Foreigners hoping to earn U.S. citizenship by serving in the U.S. military will have another year of uncertainty ahead as the Pentagon works through a backlog of applicants before deciding on the fate of a recruiting program targeting foreign nationals.

The Military Accessions Vital to National Interest, or MAVNI, program allowed foreign-born recruits with vital skill sets, such as translators, to become naturalized U.S. citizens after joining the military.

However, the program was frozen in July after it was found to have security flaws that left the military vulnerable to insider threats. No new recruits have been admitted since then, a defense official said on the condition of anonymity.

“It is still on hold,” the official said.

In October, the military announced new, more rigorous security clearance vetting standards and said recruits under the MANVI program would not be allowed to enter basic training until the security clearance review was completed and approved.

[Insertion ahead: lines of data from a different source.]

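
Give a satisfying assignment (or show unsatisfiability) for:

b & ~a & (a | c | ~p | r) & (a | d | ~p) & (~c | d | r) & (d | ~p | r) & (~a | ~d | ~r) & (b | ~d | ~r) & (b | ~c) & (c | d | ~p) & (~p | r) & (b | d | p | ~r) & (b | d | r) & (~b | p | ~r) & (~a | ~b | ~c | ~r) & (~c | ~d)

r = True, c = False, b = True, d = True, p = True, a = False

Unit clause (b) forces b = True.
Unit clause (~a) forces a = False.
Set r = True.
  then (~b | p | ~r) forces p = True.
  then (a | d | ~p) forces d = True.
  then (~c | ~d) forces c = False.
All clauses satisfied.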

The Pentagon also introduced new rules on the length of time recruits had to serve before they would qualify for a certificate of honorable service, which is a requirement for getting expedited citizenship. Previously eligibility for the certificate began after one day of service, but the change lengthens the time in service to 180 consecutive days of active duty or one year in the reserves.

The freeze and new rules have been challenged in court and in October a federal judge ruled that the Pentagon had to provide the certificate of honorable service under the old rules to existing applicants.

For now, the military is focused on getting security clearance and background checks complete for the recruits still in the system, however military officials have not disclosed how many recruits that includes, or provide an estimate of how long into 2018 ― or beyond ― that would take.

Once all of those recruits are through the system, the Pentagon will review the program to see if it will be able to continue it, the military official said.

Defense Secretary Jim Mattis has said he would like to save the program if possible, and several other top military leaders have spoken of its value to the force.

“These programs are very important, especially as we’re looking at bringing in talent that can allow us to be more of an enabler or more of a facilitator to a force we are conducting security force assistance with,” said Command Sergeant Major John Troxell, the top enlisted adviser to Chairman of the Joint Chiefs Gen. Joseph Dunford.

Troxell said that it is essential for the military to have the ability to recruit for language skills and other expertise at a time when the force is expanding operations into more countries in the fight against violent extremist groups.

“Programs like MAVNI just allow us to get after that even more,” he said.